LONDON (Alliance News) - Engineering company IMI PLC's shares were out of favour Friday after the company reported a slight fall in 2014 pretax profit and said it expects only modest organic growth in 2015 on weakened margins.

IMI shares were down 3.5% to 1,374.00 pence on Friday, one of the worst performers in the FTSE 250, after it said pretax profit fell to GBP246 million from GBP249 million, as revenue for the year fell to GBP1.69 billion from GBP1.74 billion in 2013.

Including exceptional items, notably the sale of non-core businesses over the year, total profit for the year rose to GBP671 million from GBP227 million.

The group's results were held back by the strength of sterling, which took a GBP96 million bite out of its revenue and a GBP18 million chunk out of its operating profit, and by a weaker European market in the second half.

But IMI hiked its dividend for the year to 37.6 pence from 35.3 pence last year. That includes a 7% increase to its final dividend to 24 pence from 22.5 pence.

Based on its current market conditions and excluding exchange rate impacts, IMI said it expects modest organic revenue growth in 2015 weighted to the second half of the year, with margins slightly lower due to the impact of the sale of its Eley ammunition businesses and the acquisition of German power valve company Bopp & Reuther in its Critical Engineering arm, along with ongoing investments across the business.

Revenue in its Critical Engineering business fell to GBP692 million in the year, down from GBP716 million in 2013, though the group did improve its operating margin in the division to 17.3% from 16.3% last year, meaning operating profit increased to GBP120 million from GBP117 million despite the revenue drop.

Oil and gas sector orders in Critical Engineering held up well, IMI said, with fossil-fuel power orders also increasing 4% year-on-year despite slow new order activity in China. But petrochemical sector orders fell 12%, primarily due to slowness in China, while nuclear power orders dropped 27%, in line with expectations, amid continuing weakness in the market post the Fukushima disaster in Japan.

Precision Engineering revenue also fell, down to GBP710 million from GBP723 million, but there was no margin improvement to offset the decline. Margins in the division weakened to 17.8% from 19.4%, despite an improvement in the second half, due to a weaker sales mix and increased investment by the company.

Oil and gas revenue in the Precision Engineering division fell 6% in the year, offsetting good performance in the industrial automation business in North America and Asia Pacific, though that segment was also hit by a deterioration in the European market in the second half, primarily in Germany.

In the smaller Hydronic Engineering business, revenue fell to GBP284 million against GBP305 million last year. Margins in the division also deteriorated, weakening to 18.3% from 21.1% last year, hit by investment in product development and costs related to the withdrawal of operations in less-profitable emerging markets.

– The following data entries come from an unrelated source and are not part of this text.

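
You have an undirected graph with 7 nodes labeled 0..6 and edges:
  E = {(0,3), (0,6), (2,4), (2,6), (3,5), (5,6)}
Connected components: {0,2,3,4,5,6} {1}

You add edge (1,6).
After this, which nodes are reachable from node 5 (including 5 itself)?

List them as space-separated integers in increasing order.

Answer: 0 1 2 3 4 5 6

Derivation:
Before: nodes reachable from 5: {0,2,3,4,5,6}
Adding (1,6): merges 5's component with another. Reachability grows.
After: nodes reachable from 5: {0,1,2,3,4,5,6}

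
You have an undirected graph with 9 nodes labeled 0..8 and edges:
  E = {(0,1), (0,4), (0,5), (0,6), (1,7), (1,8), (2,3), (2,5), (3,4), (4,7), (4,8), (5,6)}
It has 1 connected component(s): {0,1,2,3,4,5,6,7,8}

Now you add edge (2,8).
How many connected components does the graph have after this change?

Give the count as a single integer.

Answer: 1

Derivation:
Initial component count: 1
Add (2,8): endpoints already in same component. Count unchanged: 1.
New component count: 1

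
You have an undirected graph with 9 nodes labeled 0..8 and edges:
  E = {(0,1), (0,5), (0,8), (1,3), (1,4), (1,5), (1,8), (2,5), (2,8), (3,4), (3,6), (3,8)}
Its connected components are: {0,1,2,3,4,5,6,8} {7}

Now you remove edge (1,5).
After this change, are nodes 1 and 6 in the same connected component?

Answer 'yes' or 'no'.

Answer: yes

Derivation:
Initial components: {0,1,2,3,4,5,6,8} {7}
Removing edge (1,5): not a bridge — component count unchanged at 2.
New components: {0,1,2,3,4,5,6,8} {7}
Are 1 and 6 in the same component? yes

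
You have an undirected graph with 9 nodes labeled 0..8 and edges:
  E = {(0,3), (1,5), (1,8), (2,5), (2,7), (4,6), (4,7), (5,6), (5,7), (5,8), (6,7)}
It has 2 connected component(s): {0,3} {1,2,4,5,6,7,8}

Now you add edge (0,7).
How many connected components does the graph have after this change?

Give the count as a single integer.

Answer: 1

Derivation:
Initial component count: 2
Add (0,7): merges two components. Count decreases: 2 -> 1.
New component count: 1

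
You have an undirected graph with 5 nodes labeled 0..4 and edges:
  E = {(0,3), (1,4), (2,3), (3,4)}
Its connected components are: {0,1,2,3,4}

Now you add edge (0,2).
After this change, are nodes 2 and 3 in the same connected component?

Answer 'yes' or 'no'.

Answer: yes

Derivation:
Initial components: {0,1,2,3,4}
Adding edge (0,2): both already in same component {0,1,2,3,4}. No change.
New components: {0,1,2,3,4}
Are 2 and 3 in the same component? yes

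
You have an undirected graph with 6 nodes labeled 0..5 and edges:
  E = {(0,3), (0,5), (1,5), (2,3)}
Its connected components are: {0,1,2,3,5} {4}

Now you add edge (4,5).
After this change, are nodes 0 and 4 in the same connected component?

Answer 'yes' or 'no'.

Answer: yes

Derivation:
Initial components: {0,1,2,3,5} {4}
Adding edge (4,5): merges {4} and {0,1,2,3,5}.
New components: {0,1,2,3,4,5}
Are 0 and 4 in the same component? yes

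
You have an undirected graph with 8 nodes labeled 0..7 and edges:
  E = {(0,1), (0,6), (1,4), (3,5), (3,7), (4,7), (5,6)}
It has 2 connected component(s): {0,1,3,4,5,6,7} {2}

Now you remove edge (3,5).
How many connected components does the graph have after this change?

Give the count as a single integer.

Answer: 2

Derivation:
Initial component count: 2
Remove (3,5): not a bridge. Count unchanged: 2.
  After removal, components: {0,1,3,4,5,6,7} {2}
New component count: 2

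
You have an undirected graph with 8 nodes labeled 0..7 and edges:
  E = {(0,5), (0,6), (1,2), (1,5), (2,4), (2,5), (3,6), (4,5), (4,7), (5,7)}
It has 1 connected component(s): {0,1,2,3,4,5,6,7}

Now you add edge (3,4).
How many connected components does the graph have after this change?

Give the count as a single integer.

Answer: 1

Derivation:
Initial component count: 1
Add (3,4): endpoints already in same component. Count unchanged: 1.
New component count: 1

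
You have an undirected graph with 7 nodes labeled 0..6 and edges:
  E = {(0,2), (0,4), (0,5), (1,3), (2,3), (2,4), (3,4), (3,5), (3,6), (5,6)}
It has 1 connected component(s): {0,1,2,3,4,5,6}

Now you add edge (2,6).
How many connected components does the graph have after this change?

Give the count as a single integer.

Initial component count: 1
Add (2,6): endpoints already in same component. Count unchanged: 1.
New component count: 1

Answer: 1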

"Despite challenging economic and market conditions in a number of our key sectors, we delivered results in line with expectations while at the same time making significant investment which will drive future growth. Our new strategic plan is now being executed across the group, and I am pleased to report that we are already starting to see early signs of tangible benefits," said IMI Chief Executive Mark Selway.

Brokers said the results came in broadly in line with expectations, but expressed concern about potential earnings downgrades for 2015 for IMI based on what they consider relatively gloomy outlook.

Investec put its forecasts, target price and Buy rating under review, saying that while IMI's 2014 results were in line with expectations, the company's 2015 outlook suggests a more challenging environment for its critical and hydronic engineering businesses than the broker had forecast.

Societe Generale also is concerned about IMI's outlook, saying it sees earnings forecasts for 2015 coming down around 5%, including a 3% headwind from currency translation.